Does my pain matter?
Will the pain stop?
Will my heart beat again?
Will food taste the same, or just bland?
Am I the one to blame?
For my hurt has turned into shame.
Will I be able to listen to that song again?
Will the noise of my life shattering end?
Will I continue to suffer every day?
Will the song of heartbreak remain on replay?
What am I to do?
What am I to say?
This hurt has a hold on me, my pain you can’t relate.
Have you ever experienced death and remained alive?
It’s the best way to express my pain inside.
I smile, I cry, and let things slide.
I want to be rescued, even though I hide.
Tell me, can you hear my pain?
Tell me, you see my tears.
Don’t ignore my cry, for being ignored is what I fear;
Though I try to hold it in, my eyes are full of tears.
I feel locked out, scratching to get back in.
A day without disdain is considered a win,
Yet I feel like I lost my friend.
Are you gone—I mean truly gone?
The loss of you is beyond my ability to grasp.
I read, I write, I pray a lot,
Because only God can fill the spot
Of my brokenness, without a doubt.
Maybe writing this is therapy… or maybe not.
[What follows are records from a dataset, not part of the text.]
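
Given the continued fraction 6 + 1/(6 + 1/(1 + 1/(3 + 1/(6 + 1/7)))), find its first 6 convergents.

Using the convergent recurrence p_i = a_i*p_{i-1} + p_{i-2}, q_i = a_i*q_{i-1} + q_{i-2} with p_{-2}=0, p_{-1}=1, q_{-2}=1, q_{-1}=0:
  i=0: a_0=6, p_0 = 6*1 + 0 = 6, q_0 = 6*0 + 1 = 1.
  i=1: a_1=6, p_1 = 6*6 + 1 = 37, q_1 = 6*1 + 0 = 6.
  i=2: a_2=1, p_2 = 1*37 + 6 = 43, q_2 = 1*6 + 1 = 7.
  i=3: a_3=3, p_3 = 3*43 + 37 = 166, q_3 = 3*7 + 6 = 27.
  i=4: a_4=6, p_4 = 6*166 + 43 = 1039, q_4 = 6*27 + 7 = 169.
  i=5: a_5=7, p_5 = 7*1039 + 166 = 7439, q_5 = 7*169 + 27 = 1210.

6/1, 37/6, 43/7, 166/27, 1039/169, 7439/1210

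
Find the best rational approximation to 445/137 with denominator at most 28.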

For God I live, for God I die.
I made a choice to present my body on the altar,
Pouring this all out before Him.
He’s Elohim, my Father, my Savior, my King.
Save me from myself.
Save me from my loss.
Save me from what I thought was right.
I relinquish my pain unto You—
My reproach, my regret,
My shortcomings, and my tears.
My healing, God, it has begun.
I accept healing.
I accept restoration.
This grief, this hurt, took my breath,
Now I breathe just fine, because in You I rest.
Thank You, Jesus, for the love and peace.
Thank You for reaching places that couldn’t be reached.
You deserve the honor and glory forever.
Thank You for not letting me fall into darkness and die in my pain.
Thank You Lord God forever You reign.